When I decided to go all-in on this transformative business I wanted to be a disruptor to the status quo because of what I knew and had experienced was possible in surprisingly short periods of time. I was therefore not prepared to trade time for money, and I know that Value just like beauty lies in the eye of the beholder. We cannot have a clue how expensive a problem that someone has might be to them. We cannot know how valuable that solution might be to them in this moment.
So what? Knowing our worth as a human being, knowing our worth as a member of a community; knowing our worth as a caring but detached professional; knowing the value of our silences…
…as well as our questions. Understanding the weight of our words and the gravity of our sentences. Knowing our energy’s potential limit-less worth, valuing the time ne’er-to-be-retrieved that we invest in meeting co-creator clients in a creative and empowered space of self-creation, re-invention and self-determination.
Knowing the opportunity cost. Knowing our hard boundaries. Knowing what it costs us to have those boundaries crossed.
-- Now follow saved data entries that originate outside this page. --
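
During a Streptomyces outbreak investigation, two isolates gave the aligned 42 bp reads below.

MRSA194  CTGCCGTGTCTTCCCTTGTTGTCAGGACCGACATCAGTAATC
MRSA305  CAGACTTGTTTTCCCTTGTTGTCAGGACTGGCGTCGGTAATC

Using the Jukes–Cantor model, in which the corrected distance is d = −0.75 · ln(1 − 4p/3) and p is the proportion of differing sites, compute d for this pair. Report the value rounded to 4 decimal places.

Differing sites — 2:T/A; 4:C/A; 6:G/T; 10:C/T; 29:C/T; 31:A/G; 33:A/G; 36:A/G.
p = 8/42 = 0.190476.
d = −0.75 · ln(1 − (4/3)·0.190476) = −0.75 · ln(0.746032) = −0.75 · (-0.292987) = 0.2197.

0.2197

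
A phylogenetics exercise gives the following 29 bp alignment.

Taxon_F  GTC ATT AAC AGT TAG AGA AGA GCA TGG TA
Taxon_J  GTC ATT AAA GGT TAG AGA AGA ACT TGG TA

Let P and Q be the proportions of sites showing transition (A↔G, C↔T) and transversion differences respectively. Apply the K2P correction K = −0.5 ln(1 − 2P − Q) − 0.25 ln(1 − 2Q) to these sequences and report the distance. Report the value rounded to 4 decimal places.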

As the instigator of the co-creative space and it’s potential value, to have that underestimated is, ultimately, my sole creative responsibility.
I created that: I created a potential client who doubted their potential and was seemingly more invested in their past story than their present and future. No matter what rationale and truths I shared, she was seemingly too scared and attached to take a leap of faith in herself.
Until I owned creative responsibility for the whole interaction. All of it. I am but her mirror, as I am for anyone and everyone.
By owning creative responsibility for the entire interaction, I regained ownership and insight, discovering for myself I had had doubts and uncertainties too on the value of that space. Her mindspace was a reflection of my own. So I drew a line for both our sakes. I closed the door so that we were both crystal clear on the (for-want-of-a-better-word) sanctity of that space, and my energy invested in creating the space.
Marianne Williamson’s infamous maxim:
“Our greatest fear is not that we are inadequate, but that we are powerful beyond imagination. It is our Light, not our Darkness that most frightens us.”
..had both liberated and frozen me in time — until I leapt into the unknown to discover the courage I didn’t know for sure that I possessed. I cleared my entire space of doubts and doubters (they were reflections of me) by drawing that line. I discovered and understood that until or unless I embodied the value and certainty forward of one’s own creative responsibility, centred, grounded, I would continue to attract only partially-committed potential clientele, who when faced with choices I was going to present them with, would likely balk and/or ensnare themselves in the same uncertainty.